En décembre dernier, j’ai eu l’honneur de recevoir le Prix autrichien de la réussite multiculturelle 2024, décerné par le ministère fédéral autrichien des Affaires européennes et internationales. Cette distinction saluait mes efforts pour promouvoir le dialogue entre croyants, encourager le pluralisme et renforcer la coexistence entre les cultures et les religions.
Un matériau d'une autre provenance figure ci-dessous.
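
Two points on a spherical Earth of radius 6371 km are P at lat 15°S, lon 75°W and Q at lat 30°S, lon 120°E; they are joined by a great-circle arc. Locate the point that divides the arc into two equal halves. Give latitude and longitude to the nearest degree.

≈ lat 71°S, lon 135°W

Convert each endpoint to a unit vector on the sphere (x = cos φ cos λ, y = cos φ sin λ, z = sin φ).
The central angle between the endpoints is δ = arccos(p₁·p₂) ≈ 2.317 rad (132.7°).
Interpolate at f = 1/2 with slerp weights a = sin((1−f)δ)/sin δ ≈ 1.247, b = sin(fδ)/sin δ ≈ 1.247.
p = a·p₁ + b·p₂ ≈ (-0.228, -0.228, -0.946); φ = arcsin(p_z) ≈ -71.17°, λ = atan2(p_y, p_x) ≈ -135.00°.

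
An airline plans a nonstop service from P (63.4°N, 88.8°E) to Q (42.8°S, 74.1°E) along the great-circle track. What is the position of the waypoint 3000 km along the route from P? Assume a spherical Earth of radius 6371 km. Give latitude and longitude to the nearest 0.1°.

≈ (36.7°N, 82.5°E)

The haversine formula gives a central angle δ ≈ 1.865 rad (106.8°) between the endpoints. The total great-circle distance is δ·R ≈ 1.865 × 6371 ≈ 11880 km, so the target fraction is f = 3000/11880 ≈ 0.253.
Interpolate at f ≈ 0.253 with slerp weights a = sin((1−f)δ)/sin δ ≈ 1.029, b = sin(fδ)/sin δ ≈ 0.474.
p = a·p₁ + b·p₂ ≈ (0.105, 0.795, 0.598); φ = arcsin(p_z) ≈ 36.70°, λ = atan2(p_y, p_x) ≈ 82.48°.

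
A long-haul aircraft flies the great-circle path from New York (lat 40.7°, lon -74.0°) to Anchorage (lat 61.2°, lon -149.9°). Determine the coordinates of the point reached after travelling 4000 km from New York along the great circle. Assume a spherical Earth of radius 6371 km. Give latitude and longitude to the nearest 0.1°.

≈ lat 61.2°, lon -123.4°

From cos δ = sin φ₁ sin φ₂ + cos φ₁ cos φ₂ cos Δλ, the central angle is δ ≈ 0.849 rad (48.7°). The total great-circle distance is δ·R ≈ 0.849 × 6371 ≈ 5412 km, so the target fraction is f = 4000/5412 ≈ 0.739.
Interpolate at f ≈ 0.739 with slerp weights a = sin((1−f)δ)/sin δ ≈ 0.293, b = sin(fδ)/sin δ ≈ 0.782.
p = a·p₁ + b·p₂ ≈ (-0.265, -0.402, 0.876); φ = arcsin(p_z) ≈ 61.21°, λ = atan2(p_y, p_x) ≈ -123.36°.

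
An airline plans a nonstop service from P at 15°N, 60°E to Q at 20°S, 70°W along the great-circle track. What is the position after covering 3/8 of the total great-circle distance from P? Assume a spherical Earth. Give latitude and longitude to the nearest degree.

Convert each endpoint to a unit vector on the sphere (x = cos φ cos λ, y = cos φ sin λ, z = sin φ).
The central angle between the endpoints is δ = arccos(p₁·p₂) ≈ 2.308 rad (132.2°).
Interpolate at f = 3/8 with slerp weights a = sin((1−f)δ)/sin δ ≈ 1.339, b = sin(fδ)/sin δ ≈ 1.028.
p = a·p₁ + b·p₂ ≈ (0.977, 0.212, -0.005); φ = arcsin(p_z) ≈ -0.29°, λ = atan2(p_y, p_x) ≈ 12.27°.

≈ 0°N, 12°E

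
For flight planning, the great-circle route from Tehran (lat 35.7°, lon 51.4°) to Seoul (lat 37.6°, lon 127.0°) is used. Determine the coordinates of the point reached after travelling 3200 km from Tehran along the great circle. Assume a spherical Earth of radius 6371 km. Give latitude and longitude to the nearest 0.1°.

The haversine formula gives a central angle δ ≈ 1.029 rad (58.9°) between the endpoints. The total great-circle distance is δ·R ≈ 1.029 × 6371 ≈ 6553 km, so the target fraction is f = 3200/6553 ≈ 0.488.
Interpolate at f ≈ 0.488 with slerp weights a = sin((1−f)δ)/sin δ ≈ 0.586, b = sin(fδ)/sin δ ≈ 0.562.
p = a·p₁ + b·p₂ ≈ (0.029, 0.728, 0.685); φ = arcsin(p_z) ≈ 43.25°, λ = atan2(p_y, p_x) ≈ 87.71°.

≈ lat 43.2°, lon 87.7°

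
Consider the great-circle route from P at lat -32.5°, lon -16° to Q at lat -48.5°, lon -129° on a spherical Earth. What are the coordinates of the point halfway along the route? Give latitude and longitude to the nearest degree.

≈ lat -57°, lon -62°

Convert each endpoint to a unit vector on the sphere (x = cos φ cos λ, y = cos φ sin λ, z = sin φ).
The central angle between the endpoints is δ = arccos(p₁·p₂) ≈ 1.386 rad (79.4°).
Interpolate at f = 1/2 with slerp weights a = sin((1−f)δ)/sin δ ≈ 0.650, b = sin(fδ)/sin δ ≈ 0.650.
p = a·p₁ + b·p₂ ≈ (0.256, -0.486, -0.836); φ = arcsin(p_z) ≈ -56.70°, λ = atan2(p_y, p_x) ≈ -62.22°.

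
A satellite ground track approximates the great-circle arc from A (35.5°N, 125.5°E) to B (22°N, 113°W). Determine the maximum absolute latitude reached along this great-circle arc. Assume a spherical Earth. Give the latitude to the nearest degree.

The great circle lies in the plane with unit normal n̂ = (p₁ × p₂)/|p₁ × p₂|.
Here n̂_z ≈ +0.654; the vertex latitude is φ_max = arccos|n̂_z| ≈ 49.2°.
Check via Clairaut: cos φ_max = |cos φ₁| · sin C = cos(35.5°)·sin(53.4°) ≈ 0.654, again giving ≈ 49.2°.

≈ 49°N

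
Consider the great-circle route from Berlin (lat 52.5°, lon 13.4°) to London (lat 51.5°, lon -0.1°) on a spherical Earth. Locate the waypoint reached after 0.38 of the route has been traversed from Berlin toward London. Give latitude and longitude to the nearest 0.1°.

Convert each endpoint to a unit vector on the sphere (x = cos φ cos λ, y = cos φ sin λ, z = sin φ).
The central angle between the endpoints is δ = arccos(p₁·p₂) ≈ 0.146 rad (8.4°).
Interpolate at f = 0.38 with slerp weights a = sin((1−f)δ)/sin δ ≈ 0.621, b = sin(fδ)/sin δ ≈ 0.381.
p = a·p₁ + b·p₂ ≈ (0.605, 0.087, 0.791); φ = arcsin(p_z) ≈ 52.30°, λ = atan2(p_y, p_x) ≈ 8.20°.

≈ lat 52.3°, lon 8.2°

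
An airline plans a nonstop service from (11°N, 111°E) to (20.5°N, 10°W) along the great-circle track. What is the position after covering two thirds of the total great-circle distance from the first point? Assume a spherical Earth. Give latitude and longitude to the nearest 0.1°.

≈ (30.0°N, 30.9°E)

Convert each endpoint to a unit vector on the sphere (x = cos φ cos λ, y = cos φ sin λ, z = sin φ).
The central angle between the endpoints is δ = arccos(p₁·p₂) ≈ 1.990 rad (114.0°).
Interpolate at f = 2/3 with slerp weights a = sin((1−f)δ)/sin δ ≈ 0.674, b = sin(fδ)/sin δ ≈ 1.062.
p = a·p₁ + b·p₂ ≈ (0.743, 0.445, 0.501); φ = arcsin(p_z) ≈ 30.04°, λ = atan2(p_y, p_x) ≈ 30.92°.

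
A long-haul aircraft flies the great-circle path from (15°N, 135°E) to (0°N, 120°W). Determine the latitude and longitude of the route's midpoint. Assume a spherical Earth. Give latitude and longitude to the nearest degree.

≈ (12°N, 171°W)

From cos δ = sin φ₁ sin φ₂ + cos φ₁ cos φ₂ cos Δλ, the central angle is δ ≈ 1.823 rad (104.5°).
Interpolate at f = 1/2 with slerp weights a = sin((1−f)δ)/sin δ ≈ 0.816, b = sin(fδ)/sin δ ≈ 0.816.
p = a·p₁ + b·p₂ ≈ (-0.966, -0.149, 0.211); φ = arcsin(p_z) ≈ 12.20°, λ = atan2(p_y, p_x) ≈ -171.21°.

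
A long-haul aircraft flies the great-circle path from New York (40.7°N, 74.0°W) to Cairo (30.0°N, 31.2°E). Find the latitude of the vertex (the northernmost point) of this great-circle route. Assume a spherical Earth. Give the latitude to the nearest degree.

≈ 50°N

The great circle lies in the plane with unit normal n̂ = (p₁ × p₂)/|p₁ × p₂|.
Here n̂_z ≈ +0.641; the vertex latitude is φ_max = arccos|n̂_z| ≈ 50.1°.
Check via Clairaut: cos φ_max = |cos φ₁| · sin C = cos(40.7°)·sin(57.8°) ≈ 0.641, again giving ≈ 50.1°.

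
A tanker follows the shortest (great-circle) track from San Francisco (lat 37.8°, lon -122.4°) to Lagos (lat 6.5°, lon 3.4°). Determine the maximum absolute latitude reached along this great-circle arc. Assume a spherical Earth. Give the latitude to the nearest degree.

The great circle lies in the plane with unit normal n̂ = (p₁ × p₂)/|p₁ × p₂|.
Here n̂_z ≈ +0.691; the vertex latitude is φ_max = arccos|n̂_z| ≈ 46.3°.

≈ 46°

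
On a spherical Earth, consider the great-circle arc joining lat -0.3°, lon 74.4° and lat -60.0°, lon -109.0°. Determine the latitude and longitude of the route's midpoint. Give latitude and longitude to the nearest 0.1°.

The haversine formula gives a central angle δ ≈ 2.088 rad (119.6°) between the endpoints.
Interpolate at f = 1/2 with slerp weights a = sin((1−f)δ)/sin δ ≈ 0.995, b = sin(fδ)/sin δ ≈ 0.995.
p = a·p₁ + b·p₂ ≈ (0.106, 0.488, -0.867); φ = arcsin(p_z) ≈ -60.06°, λ = atan2(p_y, p_x) ≈ 77.79°.

≈ lat -60.1°, lon 77.8°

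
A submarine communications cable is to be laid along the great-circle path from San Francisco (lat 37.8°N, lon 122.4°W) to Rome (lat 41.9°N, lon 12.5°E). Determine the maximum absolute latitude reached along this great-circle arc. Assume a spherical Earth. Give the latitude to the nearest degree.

≈ 65°N

The great circle lies in the plane with unit normal n̂ = (p₁ × p₂)/|p₁ × p₂|.
Here n̂_z ≈ +0.417; the vertex latitude is φ_max = arccos|n̂_z| ≈ 65.4°.
Check via Clairaut: cos φ_max = |cos φ₁| · sin C = cos(37.8°)·sin(31.8°) ≈ 0.417, again giving ≈ 65.4°.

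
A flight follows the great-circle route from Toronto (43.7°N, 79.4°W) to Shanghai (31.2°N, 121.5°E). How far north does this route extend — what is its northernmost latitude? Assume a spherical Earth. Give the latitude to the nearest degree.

The great circle lies in the plane with unit normal n̂ = (p₁ × p₂)/|p₁ × p₂|.
Here n̂_z ≈ -0.226; the vertex latitude is φ_max = arccos|n̂_z| ≈ 76.9°.
Check via Clairaut: cos φ_max = |cos φ₁| · sin C = cos(43.7°)·sin(18.2°) ≈ 0.226, again giving ≈ 76.9°.

≈ 77°N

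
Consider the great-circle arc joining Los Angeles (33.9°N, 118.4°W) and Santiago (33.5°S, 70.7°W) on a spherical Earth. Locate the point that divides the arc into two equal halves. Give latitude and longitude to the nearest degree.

≈ (0°N, 94°W)

The haversine formula gives a central angle δ ≈ 1.412 rad (80.9°) between the endpoints.
Interpolate at f = 1/2 with slerp weights a = sin((1−f)δ)/sin δ ≈ 0.657, b = sin(fδ)/sin δ ≈ 0.657.
p = a·p₁ + b·p₂ ≈ (-0.078, -0.997, 0.004); φ = arcsin(p_z) ≈ 0.22°, λ = atan2(p_y, p_x) ≈ -94.49°.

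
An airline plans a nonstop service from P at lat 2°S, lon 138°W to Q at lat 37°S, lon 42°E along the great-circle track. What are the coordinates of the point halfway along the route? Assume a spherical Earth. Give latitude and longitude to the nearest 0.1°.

≈ lat 72.5°S, lon 138.0°W

The haversine formula gives a central angle δ ≈ 2.461 rad (141.0°) between the endpoints.
Interpolate at f = 1/2 with slerp weights a = sin((1−f)δ)/sin δ ≈ 1.498, b = sin(fδ)/sin δ ≈ 1.498.
p = a·p₁ + b·p₂ ≈ (-0.223, -0.201, -0.954); φ = arcsin(p_z) ≈ -72.50°, λ = atan2(p_y, p_x) ≈ -138.00°.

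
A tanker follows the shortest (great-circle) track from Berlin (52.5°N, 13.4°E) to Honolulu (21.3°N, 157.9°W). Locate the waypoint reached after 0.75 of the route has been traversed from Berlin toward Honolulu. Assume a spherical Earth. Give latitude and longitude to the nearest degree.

≈ 48°N, 154°W

From cos δ = sin φ₁ sin φ₂ + cos φ₁ cos φ₂ cos Δλ, the central angle is δ ≈ 1.847 rad (105.8°).
Interpolate at f = 0.75 with slerp weights a = sin((1−f)δ)/sin δ ≈ 0.463, b = sin(fδ)/sin δ ≈ 1.021.
p = a·p₁ + b·p₂ ≈ (-0.608, -0.293, 0.738); φ = arcsin(p_z) ≈ 47.59°, λ = atan2(p_y, p_x) ≈ -154.28°.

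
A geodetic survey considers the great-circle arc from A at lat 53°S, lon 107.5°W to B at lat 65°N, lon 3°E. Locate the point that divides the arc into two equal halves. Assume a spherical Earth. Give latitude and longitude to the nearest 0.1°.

≈ lat 10.1°N, lon 66.4°W

Convert each endpoint to a unit vector on the sphere (x = cos φ cos λ, y = cos φ sin λ, z = sin φ).
The central angle between the endpoints is δ = arccos(p₁·p₂) ≈ 2.520 rad (144.4°).
Interpolate at f = 1/2 with slerp weights a = sin((1−f)δ)/sin δ ≈ 1.635, b = sin(fδ)/sin δ ≈ 1.635.
p = a·p₁ + b·p₂ ≈ (0.394, -0.902, 0.176); φ = arcsin(p_z) ≈ 10.14°, λ = atan2(p_y, p_x) ≈ -66.40°.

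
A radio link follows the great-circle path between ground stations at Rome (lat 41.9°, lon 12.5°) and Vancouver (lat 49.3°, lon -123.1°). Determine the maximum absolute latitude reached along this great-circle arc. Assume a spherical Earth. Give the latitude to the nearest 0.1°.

The great circle lies in the plane with unit normal n̂ = (p₁ × p₂)/|p₁ × p₂|.
Here n̂_z ≈ -0.344; the vertex latitude is φ_max = arccos|n̂_z| ≈ 69.9°.
Check via Clairaut: cos φ_max = |cos φ₁| · sin C = cos(41.9°)·sin(27.5°) ≈ 0.344, again giving ≈ 69.9°.

≈ 69.9°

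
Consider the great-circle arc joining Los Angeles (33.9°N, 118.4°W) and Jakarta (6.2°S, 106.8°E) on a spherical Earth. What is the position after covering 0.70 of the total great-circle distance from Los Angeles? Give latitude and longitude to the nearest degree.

Write both endpoints as unit vectors p₁, p₂ with components (cos φ cos λ, cos φ sin λ, sin φ).
The central angle between the endpoints is δ = arccos(p₁·p₂) ≈ 2.267 rad (129.9°).
Interpolate at f = 0.70 with slerp weights a = sin((1−f)δ)/sin δ ≈ 0.820, b = sin(fδ)/sin δ ≈ 1.304.
p = a·p₁ + b·p₂ ≈ (-0.698, 0.642, 0.317); φ = arcsin(p_z) ≈ 18.46°, λ = atan2(p_y, p_x) ≈ 137.41°.

≈ 18°N, 137°E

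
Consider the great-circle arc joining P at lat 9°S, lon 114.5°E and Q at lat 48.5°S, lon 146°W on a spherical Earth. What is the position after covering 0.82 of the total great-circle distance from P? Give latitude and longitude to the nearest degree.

The haversine formula gives a central angle δ ≈ 1.562 rad (89.5°) between the endpoints.
Interpolate at f = 0.82 with slerp weights a = sin((1−f)δ)/sin δ ≈ 0.277, b = sin(fδ)/sin δ ≈ 0.958.
p = a·p₁ + b·p₂ ≈ (-0.640, -0.106, -0.761); φ = arcsin(p_z) ≈ -49.56°, λ = atan2(p_y, p_x) ≈ -170.62°.

≈ lat 50°S, lon 171°W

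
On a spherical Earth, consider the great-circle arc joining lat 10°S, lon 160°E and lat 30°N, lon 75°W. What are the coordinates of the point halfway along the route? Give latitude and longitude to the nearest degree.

Write both endpoints as unit vectors p₁, p₂ with components (cos φ cos λ, cos φ sin λ, sin φ).
The central angle between the endpoints is δ = arccos(p₁·p₂) ≈ 2.185 rad (125.2°).
Interpolate at f = 1/2 with slerp weights a = sin((1−f)δ)/sin δ ≈ 1.086, b = sin(fδ)/sin δ ≈ 1.086.
p = a·p₁ + b·p₂ ≈ (-0.762, -0.543, 0.354); φ = arcsin(p_z) ≈ 20.76°, λ = atan2(p_y, p_x) ≈ -144.53°.

≈ lat 21°N, lon 145°W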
Quelques heures à peine après l’annonce, une campagne d’une violence inouïe s’est déclenchée contre moi. Elle a été menée par des figures islamistes radicales liées aux Frères musulmans, notamment les fondateurs de la branche yéménite du mouvement, dont l’un est député, bénéficiant d’un soutien financier venu de Turquie. Leurs accusations étaient révélatrices – comme des empreintes digitales idéologiques : « [je travaillerais] à saper la sacralité des textes religieux islamiques et manifester de l’hostilité envers l’islam. » et à « promouvoir la coexistence avec toutes les croyances et toutes les idées. » Ces attaques, relayées sur leurs plateformes extrémistes et leurs comptes personnels, montrent toute la contradiction du discours des Frères musulmans. Dans leur idéologie, œuvrer pour la paix entre les religions revient à menacer la foi, et prôner la coexistence constitue une faute morale. Ce qu’ils m’ont reproché, c’est précisément ce qu’ils redoutent le plus : la pensée libre, le dialogue et la paix. Ce qu’ils pratiquent n’est pas la défense d’une religion, mais une guerre contre la pensée modérée.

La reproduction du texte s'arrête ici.